# here are some pics of my babies



## freebird21 (Dec 3, 2004)

i raised from eggs i dont have any pics of the eggs or fry i dont think? but here are some of the juvies! ill see if i have any eggs or fry pics kickin round


----------



## bigshawn (Dec 29, 2005)

Nice, did you raise the parents?


----------



## dschoter05 (Oct 14, 2008)

nice schoal ya got there


----------



## lo4life (Aug 12, 2008)

Very nice shoal.

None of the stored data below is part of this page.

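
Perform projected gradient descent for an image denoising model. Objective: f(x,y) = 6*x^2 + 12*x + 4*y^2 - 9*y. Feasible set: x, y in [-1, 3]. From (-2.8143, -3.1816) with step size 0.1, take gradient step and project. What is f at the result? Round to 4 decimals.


Step 1: Compute gradient at (-2.8143, -3.1816).
grad_x = 2*6*-2.8143 + 12 = -21.7716
grad_y = 2*4*-3.1816 - 9 = -34.4528
Step 2: Gradient step.
x_raw = -2.8143 - 0.1*-21.7716 = -0.6371
y_raw = -3.1816 - 0.1*-34.4528 = 0.2637
Step 3: Project onto [-1, 3].
x_proj = clip(-0.6371) = -0.6371
y_proj = clip(0.2637) = 0.2637
Step 4: Evaluate f.
f(-0.6371, 0.2637) = -7.305


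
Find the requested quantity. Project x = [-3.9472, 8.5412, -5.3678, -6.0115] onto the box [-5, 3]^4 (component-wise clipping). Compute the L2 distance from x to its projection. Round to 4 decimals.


Project each component onto [-5, 3].
clip(-3.9472) = -3.9472, clip(8.5412) = 3.0, clip(-5.3678) = -5.0, clip(-6.0115) = -5.0
Projection = [-3.9472, 3.0, -5.0, -5.0]
Squared diffs: [0.0, 30.7049, 0.1353, 1.0231]
Distance = sqrt(31.8633) = 5.6448


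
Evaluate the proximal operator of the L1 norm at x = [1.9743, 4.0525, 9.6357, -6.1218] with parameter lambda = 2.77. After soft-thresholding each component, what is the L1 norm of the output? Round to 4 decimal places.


Soft-thresholding with lambda = 2.77:
prox(1.9743) = sign(1.9743)*max(|1.9743| - 2.77, 0) = 0.0
prox(4.0525) = sign(4.0525)*max(|4.0525| - 2.77, 0) = 1.2825
prox(9.6357) = sign(9.6357)*max(|9.6357| - 2.77, 0) = 6.8657
prox(-6.1218) = sign(-6.1218)*max(|-6.1218| - 2.77, 0) = -3.3518
prox(x) = [0.0, 1.2825, 6.8657, -3.3518]
||prox(x)||_1 = 0.0 + 1.2825 + 6.8657 + 3.3518 = 11.5


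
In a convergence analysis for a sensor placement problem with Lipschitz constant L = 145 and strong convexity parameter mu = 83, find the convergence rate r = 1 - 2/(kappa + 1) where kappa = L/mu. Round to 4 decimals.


Step 1: Compute the condition number.
kappa = L/mu = 145/83 = 1.747
Step 2: Compute the convergence rate.
r = 1 - 2/(kappa + 1) = 1 - 2*mu/(L + mu) = (L - mu)/(L + mu) = 62/228 = 0.2719


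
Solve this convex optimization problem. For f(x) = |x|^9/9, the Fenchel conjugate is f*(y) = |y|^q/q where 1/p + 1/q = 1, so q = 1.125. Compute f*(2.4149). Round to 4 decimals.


The conjugate exponent q satisfies 1/p + 1/q = 1.
p = 9, so q = 9/(9 - 1) = 1.125
|y|^q = 2.4149^1.125 = 2.6963
f*(2.4149) = 2.6963 / 1.125 = 2.3967


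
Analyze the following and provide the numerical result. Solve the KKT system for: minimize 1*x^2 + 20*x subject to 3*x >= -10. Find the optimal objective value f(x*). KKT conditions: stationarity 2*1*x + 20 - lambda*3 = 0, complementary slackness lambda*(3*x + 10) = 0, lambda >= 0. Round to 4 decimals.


Step 1: Try lambda = 0 (constraint inactive).
x_unc = -20/(2*1) = -10.0
Check: 3*-10.0 = -30.0 < -10 -- violated!
Step 2: Constraint must be active: 3*x = -10
x* = -10/3 = -3.3333 (rounded; the exact value -10/3 is used below)
lambda = (2*1*(-10/3) + 20)/3 = 4.4444
Step 3: Compute optimal value.
f(x*) = 1*(-10/3)^2 + 20*(-10/3) = -55.5556


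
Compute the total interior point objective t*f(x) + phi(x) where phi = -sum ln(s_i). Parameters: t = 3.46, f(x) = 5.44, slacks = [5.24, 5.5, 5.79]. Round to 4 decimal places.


Step 1: Compute log-barrier.
ln values: [1.6563, 1.7047, 1.7561]
phi = -(1.6563 + 1.7047 + 1.7561) = -5.1172
Step 2: Compute augmented objective.
t*f(x) = 3.46*5.44 = 18.8224
Total = 18.8224 - 5.1172 = 13.7052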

Looks like you got some ones that are really taking off in size.. What size tank??


----------



## Moondemon (Dec 9, 2006)

Good job !!
Feedings must be fun to watch...


----------



## khmerboiRED (Jul 15, 2008)

Moondemon said:


> Good job !!
> Feedings must be fun to watch...


i agree... lose any due to canablism yet?


----------



## His Majesty (Apr 5, 2005)

awesome shoal you got going on.
nice work on raising them so far
what are your plans for them?


----------



## RedneckR0nin (Nov 5, 2008)

Looking deadly and NICE pics you seem to be another nemesis of mine that takes beauties when I cant get crap pics on a good day!!!!! Very very nice and keep us posted on updates cause you got a really nice shoal going right now !!!!!


----------



## freebird21 (Dec 3, 2004)

i got the parents when they were about this size i had 10 all toghether i lost 7 do to a freak power outage before i lost them they had laid eggs 3 times this is the 3rd batch finally got the hang of it lol 3rd time round they are in a 55 gallon at the moment the ones that are left are what i raised from eggs i did lose a few along the way i lost 1 to cannabilism that im aware of there are a few with chunks missing i try to keep them well fed to keep aggresion down feedings 6-8 times a day water changes 3-4 times a week 50% im hoping to grow them out and replace the 7 i lost i have a 125 gallon and a 55 gallon so im not sure ill be able to keep them all would love to if i could get them all to fit toghether im hoping to get another breeding pair out of this batch to mix with the 3 i have now so i can continue to breed be a while before these guys are ready... but deffinatley a fun experiance!!! thanks for all your help guys couldnt have done it with out ya!


----------



## KENNYBLAST2005 (Apr 9, 2009)

very nice set up. u da man!


----------